The warrant, signed by Riley, authorized deputies to look for firearms, ammunition, bullet fragments, blood-stained clothing, bank records, safes, address books and other items of potential evidence.

During the execution of the first warrant, a detective walking through the house with Xavier Caro found two letters that the husband identified as being written by the wife, according to a second affidavit.

One of the letters had been handwritten on lined paper and then wadded up, according to the document.

“It contained Socorro’s thoughts of her depression, her drinking and her unhappiness,” according to Sagely.

The other letter, which was written on a computer and addressed to Xavier Caro and dated June 24, “detailed how she and her husband were unable to communicate with each other and how the marriage was over.” It is unclear whether Xavier Caro had ever seen the letter before.

During the initial search of the house, Xavier Caro started to cry after noticing something unusual in the couple’s bedroom, according to the documents.


The doctor explained that every night after he came home, he would take off his gold bracelet and string it through his wedding band before leaving the jewelry in the top drawer of his dresser.

Gesturing to the dresser drawer as he talked to the detective the morning after the shooting, Xavier Caro pointed out that his wife’s wedding band and another ring of hers were also strung through his bracelet.

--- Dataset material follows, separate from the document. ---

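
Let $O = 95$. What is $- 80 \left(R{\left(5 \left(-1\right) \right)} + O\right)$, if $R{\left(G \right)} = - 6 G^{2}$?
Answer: $4400$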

“His wife had never put her rings in his drawer or on his bracelet before,” Sagely later wrote. “I feel that they were left by a suspect as a message to her husband and may contain blood evidence from her children and/or gunshot residue.”

On Nov. 25, Sagely obtained the second search warrant. This time authorities were looking for computer files, including e-mail correspondence between the couple, Cora Caro’s two rings, answering machine tapes and Cora Caro’s passport.

According to the documents, authorities had identified her as “the main suspect in the homicide of her children” and feared she might be a flight risk.

The warrant also sought samples of dried blood from Cora Caro’s arms and hands. Sagely explained in his affidavit that the samples were needed to compare to the blood of the three victims.



“Based on my training and experience,” he wrote, “I believe the blood recovered from Socorro’s arms and hands will, when compared to the blood of her children, show that she fired the fatal shots.”

On Dec. 2, Sagely sought a third warrant to search the Caros’ house--specifically to seize the Prozac that detectives had previously observed and photographed in a bedroom closet.

Later, Sagely wrote to the judge and requested that the affidavit be sealed.

“Disclosing the contents of this affidavit to the public, press and the suspect’s attorney could result in witnesses and the suspect being tipped off concerning our investigation,” Sagely wrote.


Riley granted the request and all the warrant information was sealed.

But on Monday, an attorney representing the Ventura County Star newspaper asked Judge Steven Hintz to unseal those documents. Prosecutor Ellison did not object.

Ellison later explained that the district attorney’s office wanted the search warrant information to remain confidential until prosecutors filed criminal charges, and that happened Friday.

Cora Caro, who is recovering in the medical ward of Ventura County Jail, is scheduled to be arraigned Jan. 11. Her defense attorney, Richard Plotin of Encino, objected to the Star’s motion to unseal the documents but was unable to convince Hintz.